We have all seen it in movies or on TV: The cops have some wide angle surveillance video, and the want to zoom in on that guy way back in the corner. Someone types a few things into the computer, and the image blows up to a crystal clear HD image of the suspect.
We all know this is not real. Digital photography is based on pixels, and an HD image has 1920 pixels across stacked in rows 1080 pixels high. If you blow that image up, you just get bigger pixels, and your image looks blocky and crappy right?
Well, not always. Adobe has taken technology used to aid in image enlarging from Photoshop and added it into After Effects. They call it Detail-Preserving Upscale.
Adobe claims that detail-preserving upscale can take SD footage and upscale it to 4k. It can, but the footage doesn’t look great. Don’t get me wrong, it looks better then it would if you just blew it up the old fashioned way, but don’t for a minute think you will get that crystal clear image after blowing something up 700% like they show on your favorite crime scene procedural.
How to Use Detail-Preserving Upscale
If you are using the latest version of Adobe After Effects CC (I am on the 2015.2 release), you need to go to the “effects and presets” section on the right hand side of your screen.

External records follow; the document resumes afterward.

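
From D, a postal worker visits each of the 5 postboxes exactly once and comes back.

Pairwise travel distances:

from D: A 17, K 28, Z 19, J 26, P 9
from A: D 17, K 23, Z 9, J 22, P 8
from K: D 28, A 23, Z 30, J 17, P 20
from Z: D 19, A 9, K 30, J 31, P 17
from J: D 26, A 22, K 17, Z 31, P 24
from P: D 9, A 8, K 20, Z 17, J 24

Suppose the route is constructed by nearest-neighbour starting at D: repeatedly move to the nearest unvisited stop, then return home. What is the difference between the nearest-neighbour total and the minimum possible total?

D: P=9, A=17, Z=19, J=26, K=28 ⇒ P
P: A=8, Z=17, K=20, J=24 ⇒ A
A: Z=9, J=22, K=23 ⇒ Z
Z: K=30, J=31 ⇒ K
K: J=17 ⇒ J
NN route D → P → A → Z → K → J → D costs 99.
Optimal: D → Z → A → J → K → P → D costs 96 (by enumerating all 60 distinct tours).
Excess = 99 − 96 = 3.

The nearest-neighbour route is 3 longer than optimal.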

Type “detail” into the search box and it should come right up. Drag it on top of your footage, and the controls should pop up in your “Effect Controls” box. From there, you can scale your footage up. There is also a slider “Detail” (which is set at 50%) and for “Reduce Noise”. I left those alone for the examples on this page and in the video below.
The still of the globe with DeFino Productions on it is a 4k blow up from an SD file. The left hand side was scaled up the old fashioned way, while the right hand side used the “Detail-Preserving Upscale. Although neither side looks great, you can see an obvious improvement in the side using the Detail-Preserving Upscale. This clip is enlarged to HD (1920×1080) at the beginning of the video below.
Also in the video below, you will see a segment of myself talking to the camera. This was shot in 1280×720 and, using the Detail-Preserving Upscale, scaled up to 1920×1080.
Also in the video below, you will see some footage of the ocean shot in HD. I then made a SD clip from the HD, and blew that back up to HD using both the old fashioned scaling and the Detail-Preserving Upscale. You can clearly see in that clip the difference in quality between footage originating in HD, and blown up to HD using the two methods discussed. I have added a frame from that composite here for inspection.
So if you have to use some sub par footage on your next project, or if you need to re-crop something and do a bit of blowing up of you footage, try After Effects’s Detail-Preserving Upscale. It looks better then just scaling it up.